If you are sharing your own house vs renting out an autonomous unit, the rules are different (at least here in Seattle), you can discriminate a lot more legally than you could otherwise. So someone who rents room in their home only to Chinese international students is completely ok (as long as they share living space with the landlord). Not sure what the laws are in California, but federally it’s kosher.
> If you are sharing your own house vs renting out an autonomous unit

A duplex by definition is a building with two separate dwelling units.

You are right, here are the seattle FAQ on first qualified applications:

> Yes. The first-in-time requirement applies to duplexes and triplexes even if the owner resides in one of the units. The non-owner occupied units are considered separate dwellings, and therefore are subject to the Seattle Open Housing Ordinance, which includes the first-in-time provisions.

The other two points where exceptions exists are for accessory dwelling units and (as I stated previously) when the owner lives in the same spaces being rented out, see http://www.seattle.gov/documents/Departments/CivilRights/Fai...

Now if the lady in question was renting out the basement, that might count as an accessory dwelling unit, and she would be exempt under Seattle rules (but this is in SF, so the rules would be different).

My guess is that as long as she doesn't advertise the unit (in the sense that she put it up for application), she can simply mention its availability to a small network that conveys it by word of mouth. It is impossible to legislate that kind of discrimination, there are tons of units that don't officially go on the market (via advertising on zillow, for example) but still get rented out.

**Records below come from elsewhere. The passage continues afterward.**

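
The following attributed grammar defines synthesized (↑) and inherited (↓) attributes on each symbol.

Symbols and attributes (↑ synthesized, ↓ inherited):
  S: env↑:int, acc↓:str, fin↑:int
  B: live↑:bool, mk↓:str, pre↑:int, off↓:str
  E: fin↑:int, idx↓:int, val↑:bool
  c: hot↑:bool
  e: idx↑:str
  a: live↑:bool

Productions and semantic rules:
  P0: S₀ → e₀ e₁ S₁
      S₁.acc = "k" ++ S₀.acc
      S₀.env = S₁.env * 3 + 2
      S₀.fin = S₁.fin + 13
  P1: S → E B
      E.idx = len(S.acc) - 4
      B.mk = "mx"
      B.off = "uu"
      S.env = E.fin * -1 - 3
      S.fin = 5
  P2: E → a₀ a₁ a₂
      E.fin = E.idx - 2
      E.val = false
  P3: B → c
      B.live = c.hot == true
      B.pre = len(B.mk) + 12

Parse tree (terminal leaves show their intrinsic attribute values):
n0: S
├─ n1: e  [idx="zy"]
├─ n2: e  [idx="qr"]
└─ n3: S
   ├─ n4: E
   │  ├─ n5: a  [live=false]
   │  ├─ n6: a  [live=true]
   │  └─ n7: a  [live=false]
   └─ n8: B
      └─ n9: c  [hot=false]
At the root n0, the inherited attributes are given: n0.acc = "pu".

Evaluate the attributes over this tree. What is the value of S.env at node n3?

1. n0.acc = "pu"  [given at root]
2. n1.idx = "zy"  [terminal]
3. n2.idx = "qr"  [terminal]
4. n3.acc = "kpu"  ["k" ++ S₀.acc]
5. n4.idx = -1  [len(S.acc) - 4]
6. n5.live = false  [terminal]
7. n6.live = true  [terminal]
8. n7.live = false  [terminal]
9. n4.fin = -3  [E.idx - 2]
10. n4.val = false  [false]
11. n8.mk = "mx"  ["mx"]
12. n8.off = "uu"  ["uu"]
13. n9.hot = false  [terminal]
14. n8.live = false  [c.hot == true]
15. n8.pre = 14  [len(B.mk) + 12]
16. n3.env = 0  [E.fin * -1 - 3]
17. n3.fin = 5  [5]
18. n0.env = 2  [S₁.env * 3 + 2]
19. n0.fin = 18  [S₁.fin + 13]

0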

The Fair Housing Act (the part of the 1968 Civil Rights Act you are referring to) exempts owner-occupied buildings with less than five units, so it wouldn't apply to the other unit in an owner-occupied duplex.
I didn't understand the GP to mean they were occupying the duplex. But in that context, it still violates california fair housing law.
Oh sure, rather flagrantly. I count at least four protected traits it discriminates on. (Mentioned in a post in another branch of the thread.)
What part of the civil rights act does it violate?
It's discussed on other parts of the thread. Also, I was assuming that this was not an owner-occupied duplex. It falls to state law if it is.